В Париже мы провели всего две недели, причем инициатором преждевременного отъезда была Вероник. Видимо, ей не терпелось поскорее похвастаться перед родными и друзьями переменой семейного положения. Жилы в гостинице «Риц», но на этот раз в трехкомнатном номере: спальня, гостиная, кабинет. В последнем я написал несколько статей о театральной жизни в Женеве и Париже и вышедших в прошлом году романах Жозефа Рони «Борьба за огонь» и Джека Лондона «Мартен Иден», которые мне нравились в юности. Оба прочел на языке оригинала, купив в книжном магазине на улице Мишле, куда заглянул за научной литературой. Если первый роман еще можно каким-то боком прислонить к науке, то второй, наверное, попал сюда потому, что был на английском языке.

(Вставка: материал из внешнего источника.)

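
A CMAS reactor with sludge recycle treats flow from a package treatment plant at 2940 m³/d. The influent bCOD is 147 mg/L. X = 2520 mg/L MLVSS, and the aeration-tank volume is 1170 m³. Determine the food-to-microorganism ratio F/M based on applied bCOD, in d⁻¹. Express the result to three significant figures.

F/M = Q·S₀ / (V·X) = 2940 × 147 / (1170 × 2520) = 0.1466 g bCOD·(g VSS·d)⁻¹.

F/M ≈ 0.147 d⁻¹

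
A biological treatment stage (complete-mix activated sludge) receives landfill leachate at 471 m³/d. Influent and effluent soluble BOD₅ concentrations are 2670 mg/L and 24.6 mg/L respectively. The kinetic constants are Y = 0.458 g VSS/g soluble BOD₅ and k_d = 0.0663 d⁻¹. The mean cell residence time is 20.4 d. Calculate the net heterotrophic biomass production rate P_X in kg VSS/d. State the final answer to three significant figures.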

Самое главное — мы сфотографировались на фоне Эйфелевой башни. Фотография была цветная. Для этого нам пришлось долго стоять, не моргая и не шевелясь, пока в специальном аппарате велась съемка на фотопластину размером восемь на двадцать четыре сантиметра с тремя цветоделенными негативами. Потом их наложили друг на друга — и получилось то, что получилось. Стоило это удовольствие двадцать франков. Зато теперь никто не усомнится, что мы увидели Париж и остались живы.

В «Северном экспрессе» Вероник начала штыбовать меня, что приедем задолго до начала учебы, поэтому будет время наведаться в Кишинев к ее маме, хотя бы на пару дней. Жизненный опыт научил меня откладывать знакомство с тещей до ее смерти. Уговоры продолжались и в курьерском поезде «Санкт-Петербург-Одесса» и по возвращению на дачу «Отрада». Отмазы не канали. Я сдался, оговорив условие, что пробудем две ночи и одни день. Мол, работы выше крыши, надо готовиться к началу учебного года, помогать компаньонам.

Во Франции я накупил литературы по производству пленки для киноаппаратов и предложил выпускать ее в принятом в прошлом году, международном формате тридцать пять миллиметров с четырьмя отверстиями по обе стороны каждого кадра. В России уже есть несколько киностудий, которые называют себя ателье или мастерскими. Одна со знакомой мне фамилией «А. Ханжонков и Ко». Клепают кинухи на пленках зарубежного производства, очень дорогих. Если мы предложим на четверть и даже на треть дешевле, наша продукция все равно будет с очень высокой добавленной стоимостью. Компаньоны приняли мое предложение, попросили наладить производство.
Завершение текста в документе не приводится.